The professional man looked up wonderingly. Apparently a row on the stairs. But his own door burst open, and a young man, quite a little man, with hot cheeks and eyes aflame, rushed in brandishing a stick. The orator sprang to his feet, seizing the office ruler. He leaned over his table, six feet three in height, with this formidable weapon in his hand, and he faced the intruder with calm, cold face.

We must not blame the assailant; doubtless he was of tried and proved courage, but he was only five feet five. Before that calm face of inquiry, on which there was no line of terror or of repentance, his eyes fell. The fire and fury went out of him quite suddenly. Perhaps he had not developed his æsthetic frame by rude exercise. He dropped his stick, and stood irresolute.

“Oh,” said his enemy quietly, “you think better about the stick, do you? The horse-whipping is to stand over, is it? Now, sir”—he rapped the table horribly with the ruler, so that the little man trembled all over; the adventure unexpectedly promised pain as well as humiliation—“what do you mean? What do you come here for, making this infernal racket? What——”

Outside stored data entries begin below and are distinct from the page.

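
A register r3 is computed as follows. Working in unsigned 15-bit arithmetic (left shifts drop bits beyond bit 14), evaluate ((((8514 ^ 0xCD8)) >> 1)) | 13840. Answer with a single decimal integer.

8514 = 010000101000010
0xCD8 = 000110011011000
→ ^ → 010110110011010 = 11674
→ >> 1 → 001011011001101 = 5837
13840 = 011011000010000
→ | → 011011011011101 = 14045

14045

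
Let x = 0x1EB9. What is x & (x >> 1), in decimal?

x = 1111010111001 = 7865
x>>1 = 0111101011100
AND  = 0111000011000 = 3608
(x & (x >> 1) has a 1 wherever x has two consecutive 1 bits.)

3608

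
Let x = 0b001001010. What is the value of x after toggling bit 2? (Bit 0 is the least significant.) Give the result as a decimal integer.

78

x = 001001010
bit 2 is currently 0; toggle it via x ^ (1 << 2) = x ^ 4
→ 001001110 = 78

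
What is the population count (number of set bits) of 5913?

7

5913 = 1011100011001
Count the 1s: 1 + 1 + 1 + 1 + 1 + 1 + 1 = 7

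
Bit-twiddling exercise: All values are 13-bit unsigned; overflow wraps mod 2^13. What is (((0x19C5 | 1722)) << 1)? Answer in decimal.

0x19C5 = 1100111000101
1722 = 0011010111010
→ | → 1111111111111 = 8191
→ << 1 (mod 2^13) → 1111111111110 = 8190

8190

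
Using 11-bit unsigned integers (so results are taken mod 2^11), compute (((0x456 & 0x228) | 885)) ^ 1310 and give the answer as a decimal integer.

1643

0x456 = 10001010110
0x228 = 01000101000
→ & → 00000000000 = 0
885 = 01101110101
→ | → 01101110101 = 885
1310 = 10100011110
→ ^ → 11001101011 = 1643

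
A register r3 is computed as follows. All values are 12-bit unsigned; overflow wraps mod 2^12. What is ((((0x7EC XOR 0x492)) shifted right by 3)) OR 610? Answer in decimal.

0x7EC = 011111101100
0x492 = 010010010010
→ XOR → 001101111110 = 894
→ shifted right by 3 → 000001101111 = 111
610 = 001001100010
→ OR → 001001101111 = 623

623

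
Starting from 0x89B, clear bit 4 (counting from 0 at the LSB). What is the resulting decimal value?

x = 100010011011
bit 4 is currently 1; clear it via x & ~(1 << 4) = x & ~16
→ 100010001011 = 2187

2187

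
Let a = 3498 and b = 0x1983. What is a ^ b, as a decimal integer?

5161

3498 = 0110110101010
0x1983 = 1100110000011
XOR → 1010000101001 = 5161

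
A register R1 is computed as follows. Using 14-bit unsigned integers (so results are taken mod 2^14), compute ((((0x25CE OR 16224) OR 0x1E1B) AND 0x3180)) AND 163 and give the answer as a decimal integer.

128

0x25CE = 10010111001110
16224 = 11111101100000
→ OR → 11111111101110 = 16366
0x1E1B = 01111000011011
→ OR → 11111111111111 = 16383
0x3180 = 11000110000000
→ AND → 11000110000000 = 12672
163 = 00000010100011
→ AND → 00000010000000 = 128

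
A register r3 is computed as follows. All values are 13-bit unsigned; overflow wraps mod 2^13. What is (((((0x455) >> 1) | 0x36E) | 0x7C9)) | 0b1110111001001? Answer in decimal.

8175

0x455 = 0010001010101
→ >> 1 → 0001000101010 = 554
0x36E = 0001101101110
→ | → 0001101101110 = 878
0x7C9 = 0011111001001
→ | → 0011111101111 = 2031
0b1110111001001 = 1110111001001
→ | → 1111111101111 = 8175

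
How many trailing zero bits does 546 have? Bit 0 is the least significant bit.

1

546 = 1000100010
Trailing zeros: 1, so the lowest set bit is bit 1 (value 2).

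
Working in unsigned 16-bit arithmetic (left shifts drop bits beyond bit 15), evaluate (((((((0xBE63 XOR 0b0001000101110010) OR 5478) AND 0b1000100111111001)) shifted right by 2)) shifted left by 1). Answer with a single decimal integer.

17592

0xBE63 = 1011111001100011
0b0001000101110010 = 0001000101110010
→ XOR → 1010111100010001 = 44817
5478 = 0001010101100110
→ OR → 1011111101110111 = 49015
0b1000100111111001 = 1000100111111001
→ AND → 1000100101110001 = 35185
→ shifted right by 2 → 0010001001011100 = 8796
→ shifted left by 1 (mod 2^16) → 0100010010111000 = 17592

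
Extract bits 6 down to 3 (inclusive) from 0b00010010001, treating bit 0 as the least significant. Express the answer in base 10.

v = 00010010001
Shift right by 3: 00010010
Mask low 4 bits: 0010 = 2

2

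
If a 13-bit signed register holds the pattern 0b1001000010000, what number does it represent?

pattern = 1001000010000 (MSB is 1 ⇒ negative)
Invert: 0110111101111, add 1 → 0110111110000 = 3568, so the value is -3568.
(Equivalently: 4624 - 2^13 = 4624 - 8192 = -3568.)

-3568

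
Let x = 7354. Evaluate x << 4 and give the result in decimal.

117664

7354 = 00001110010111010
shift left by 4 → 11100101110100000 = 117664
(equivalently, 7354 × 2^4 = 7354 × 16)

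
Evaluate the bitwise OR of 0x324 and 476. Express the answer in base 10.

1020

0x324 = 1100100100
476 = 0111011100
 OR → 1111111100 = 1020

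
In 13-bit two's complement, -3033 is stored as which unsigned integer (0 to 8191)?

5159

3033 in 13 bits: 0101111011001
Invert: 1010000100110
Add 1:  1010000100111 = 5159
(Check: 2^13 - 3033 = 8192 - 3033 = 5159.)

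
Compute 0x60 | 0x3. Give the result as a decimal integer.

99

0x60 = 1100000
0x3 = 0000011
 OR → 1100011 = 99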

Here he stopped short, because to his unspeakable dismay he saw standing in the doorway none other than his own son, Algernon, and Algernon’s face was not good to look at, being filled with shame, amazement, and bewilderment—with shame because he understood, all in a moment, that his father’s life had been one long lie, and that by this way, and none other, the family income had been earned. Had not his friend on the way told him that the man Crediton was known in certain circles as the provider of good after-dinner speeches for those who could afford to pay for them?—how it was whispered that the rare and occasional evenings on which the speeches were crisp and fiery and witty and moving all through were those for which Crediton had supplied the whole?—and how for his own speech, about which he had been most shamefully treated, he had paid twenty guineas? So that he understood without more words, and looked on open-mouthed, having for the moment no power of speech or utterance.

The father first recovered. He went on as if his son was not present.

“Who are you, sir, I say, who come to my quiet office with this blackguard noise? If you don’t tell me on the spot, I will take you by the scruff of your miserable little neck and drop you over the banisters.”

“I—I—I wrote to you for a speech.”

“What speech? What name? What for?”

His client, whose eyes at first were blinded by excess of wrath, now perceived to his amazement that Mr. Crediton was none other than his friend’s father, whom, indeed, he had met at the family mansion in Pembridge Crescent.